Subject Re: Some benchmarks about 'Order by' - temporary indexes?...
Author m_theologos
--- In Firebird-Architect@yahoogroups.com, Jim Starkey <jas@...>
wrote:

> If the only overhead were the seek and rotational latency of the
hard
> disk, I wouldn't quibble at all. But a Firebird record fetch
requires
> the following:
>
> * A fetch of a pointer page, which might, though probably not,
> require a page. It does require an interlocked trip through
the
> page cache manager, tweaking data structure, maybe incurring
aged
> page writes, etc.
> * A handoff from the pointer page to the data page. This is a
> fetch of the data page (see above) and a release of the
pointer
> page (another trip through the page cache manager.
> * Fetch of the record header
> * A decision on whether to fetch another version, which would
> require another pair of release/fetch trips through the page
cache
> manager.
> * Decompression of the record
> * Reassembly of the record if it's fragmented (more trips
through
> the page cache manager)
> * Release of the data page (yet another trip through the page
cache
> manager)
>
> Each disk read incurs at least the following:
>
> * An OS call to initiate the read. The OS passes the operation
to
> the driver to initiate or queue it
> * A thread stall and switch
> * If no runnable thread, a process context switch
> * When the read completes, maybe a process context switch back
> * A thread switch back
>
> In the sort alternative, it's a memory reference.
>
> When I original wrote Interbase, I sweated every cycle in the page
cache
> manager. I sweated it all over again on Vulcan. As the system has
> grown in complexity, so has the complexity of the page cache
manager,
> with a resulting drop in performance. The page cache manager is
the
> core and the throttle of Firebird/Interbase.
>
> Falcon was designed to circumvent the problem. Rather than using
memory
> to hold more pages (an inefficient cache), it uses memory to hold
whole
> records. This makes a record reference
>
> * A single shared read/write lock executed in user mode
> * An indexed walk down a fixed width, variable depth tree
> * Increment of an interlocked record use count
> * Release of the read/write lock in user mode
>
> The basic record reference cycle is probably a hundreth (or less)
than
> the Firebird equivalent without a disk read or write. A cache
miss,
> however, isn't much different than Firebird.
>
> Memory used to be expensive and limited in size and address space.
Now
> it's cheap, really fast, and huge.
>
> About a million years ago I attended a talk on memory hierarchies.
The
> guy argued that there was an inherent pyramid of memory references
with
> different tradeoffs of size of speed: Register, cache, main
memory,
> disk. What has happened in those million years is that the shape
of the
> pyramid has changed. It's still a pyramid, but it's shorter and
wider.
> The speed difference between cache and main memory is narrowing
while
> the relative sizes are changing dramatically. Main memory is
radially
> faster.
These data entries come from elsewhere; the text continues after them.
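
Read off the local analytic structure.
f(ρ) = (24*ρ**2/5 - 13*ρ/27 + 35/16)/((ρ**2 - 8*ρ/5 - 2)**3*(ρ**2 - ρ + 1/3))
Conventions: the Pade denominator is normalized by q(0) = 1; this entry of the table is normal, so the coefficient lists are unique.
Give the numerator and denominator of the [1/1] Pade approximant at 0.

Taylor coefficients needed (expand at 0): a_0 = -105/128, a_1 = -359/1152, a_2 = -19537/3840.
Write the denominator as Q(ρ) = 1 + q1*ρ. Requiring Q*f - P = O(ρ^3) with deg P <= 1 kills the coefficients of ρ^2..ρ^2 in Q*f:
  ρ^2: a_2 + q1*a_1 = 0, i.e. -19537/3840 + (-359/1152)*q1 = 0.
Solving this linear system: q1 = -58611/3590.
The numerator is Q*f truncated at degree 1: P0 = a_0 = -105/128; P1 = a_1 + q1*a_0 = 10819717/827136.

The Pade approximant has numerator coefficients [-105/128, 10819717/827136]; denominator coefficients [1, -58611/3590].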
Disks are almost unchanged (OK, solid state disks change
this
> -- somewhat). Intelligent design dictates that when the
environment
> changes, so must the design. In other words, the intelligent use
of
> more really fast memory is not just "more page buffers."
>
> Getting back to your argument, the real impact of solid state disks
are
> the serial logs, not database pages. The best (known) way of
pumping
> transactions it to write all updates to a single serialized log
> periodically flushed serially with non-buffered writes, letting a
> background thread translate the updates to the on-disk structure.
With
> batch commits, there are fewer disk writes than transactions. And
if
> each disk write is a non-buffered write to a sequential file on a
solid
> state disk, well...
>
> We're trying to get a Falcon alpha released open source in next
month or
> two. Some of it will look familiar, particularly to developers
working
> on Vulcan. The rest of it, I hope, will be a look at alternatives
made
> possible by quantitative changes in computer architecture.
>
> --
>
> Jim Starkey
> Netfrastructure, Inc.
> 978 526-1376
>

I think that's much more efficient to have INFORMATIONS in cache (ie.
entire records) rather than DATA which must be converted, thus, as
Jim said, will have many side effects on speed and system complexity.

Just my 2c,

m. Th.